Avec 400 candidats, cela signifie que le parti de droite défendra ses propres couleurs dans sept circonscriptions sur dix. C’est sensiblement moins qu’en 2022, où le parti de la rue de Vaugirard, déjà sonné par un résultat famélique à la présidentielle, avait désigné 457 candidats LR (hors candidats UDI et Les Centristes). Au vu des circonstances politiques exceptionnelles, les grands élus du parti s’accommodent du contingent adoubé par la CNI. « Il ne faut pas se leurrer. Les conditions dans lesquelles la dissolution a été prononcée ne permettaient pas de beaucoup mobiliser. On n’a fait alliance avec personne, ce sont nos ressources internes », justifie la sénatrice du Morbihan Muriel Jourda. « Trouver les candidats en une semaine, dans le cirque ambiant qu’a mis Éric Ciotti, avec les questions juridiques qui se posaient ça ne nous a pas simplifié la tâche ! » renchérit Philippe Dallier, maire LR des Pavillons-sous-Bois (Seine-Saint-Denis) et ancien premier vice-président du Sénat. « Cela montre qu’il y a encore des gens qui pensent qu’il y a encore de la place pour une droite républicaine et de gouvernement », insiste la sénatrice des Alpes-Maritimes LR, Dominique Estrosi Sassone.

Une commission d’investiture « à quatre »

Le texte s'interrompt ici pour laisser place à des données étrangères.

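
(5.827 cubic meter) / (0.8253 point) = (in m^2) 2.001e+04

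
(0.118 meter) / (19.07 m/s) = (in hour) 1.719e-06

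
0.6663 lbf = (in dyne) 2.964e+05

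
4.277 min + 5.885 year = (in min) 3.093e+06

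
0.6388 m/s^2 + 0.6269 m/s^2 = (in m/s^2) 1.266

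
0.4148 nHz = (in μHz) 0.0004148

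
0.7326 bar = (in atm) 0.723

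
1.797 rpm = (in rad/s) 0.1882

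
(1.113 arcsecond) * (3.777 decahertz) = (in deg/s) 0.01168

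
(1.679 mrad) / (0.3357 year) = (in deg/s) 9.087e-09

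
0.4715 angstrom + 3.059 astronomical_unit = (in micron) 4.576e+17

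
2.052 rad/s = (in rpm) 19.6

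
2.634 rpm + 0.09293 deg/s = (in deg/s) 15.9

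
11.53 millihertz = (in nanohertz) 1.153e+07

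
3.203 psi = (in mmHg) 165.6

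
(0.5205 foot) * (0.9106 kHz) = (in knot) 280.8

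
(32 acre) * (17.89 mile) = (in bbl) 2.345e+10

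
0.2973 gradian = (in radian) 0.00467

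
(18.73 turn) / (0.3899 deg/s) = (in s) 1.729e+04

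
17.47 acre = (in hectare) 7.07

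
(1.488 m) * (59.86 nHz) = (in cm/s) 8.907e-06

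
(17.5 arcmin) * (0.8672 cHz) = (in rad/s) 4.415e-05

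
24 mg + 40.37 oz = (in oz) 40.37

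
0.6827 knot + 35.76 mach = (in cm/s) 1.218e+06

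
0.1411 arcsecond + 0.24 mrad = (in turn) 3.831e-05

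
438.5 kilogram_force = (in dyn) 4.3e+08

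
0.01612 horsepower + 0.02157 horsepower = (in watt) 28.11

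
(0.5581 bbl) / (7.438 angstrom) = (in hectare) 1.193e+04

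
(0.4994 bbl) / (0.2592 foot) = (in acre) 0.0002483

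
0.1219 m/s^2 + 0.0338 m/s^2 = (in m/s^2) 0.1557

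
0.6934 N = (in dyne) 6.934e+04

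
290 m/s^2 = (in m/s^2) 290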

Le cas des sortants a été très vite tranché, dès mercredi. 59 des 61 députés du groupe d’Olivier Marleix ont été investis par la CNI, à l’exception d’Éric Ciotti et de la députée Christelle D’Intorni, favorable elle aussi à une alliance électorale avec le RN. La commission a d’ailleurs investi un candidat LR contre Éric Ciotti. « Il était impensable, compte tenu de ce qu’il s’est passé qu’il n’y ait pas quelqu’un contre lui dans cette conscription », applaudit Dominique Estrosi Sassone.

La commission nationale d’investiture est loin d’avoir travaillé dans des conditions optimales, la décision d’Emmanuel Macron de remettre en jeu les sièges du Palais Bourbon a pris tout le monde de court. « La CNI ne s’est pas réunie suivant le fonctionnement normal, elle a fonctionné à quatre : présidente et vice-présidents. Une CNI est validée par le Conseil national avant chaque élection nationale. Mais compte tenu des délais, il n’y avait pas 50 000 solutions », observe Julien Aubert, vice-président du parti.

Des candidats potentiels jettent l’éponge après la suspension de l’exclusion d’Éric Ciotti

Le tout s’est joué sur fond d’un bras de fer juridique interne totalement inédit au sein de LR. Le bureau politique du parti a voté à deux reprises la semaine dernière l’exclusion de son président Éric Ciotti, mais le tribunal judiciaire de Paris, saisi en référé, a suspendu leur décision, le temps de se prononcer sur le fond de l’affaire.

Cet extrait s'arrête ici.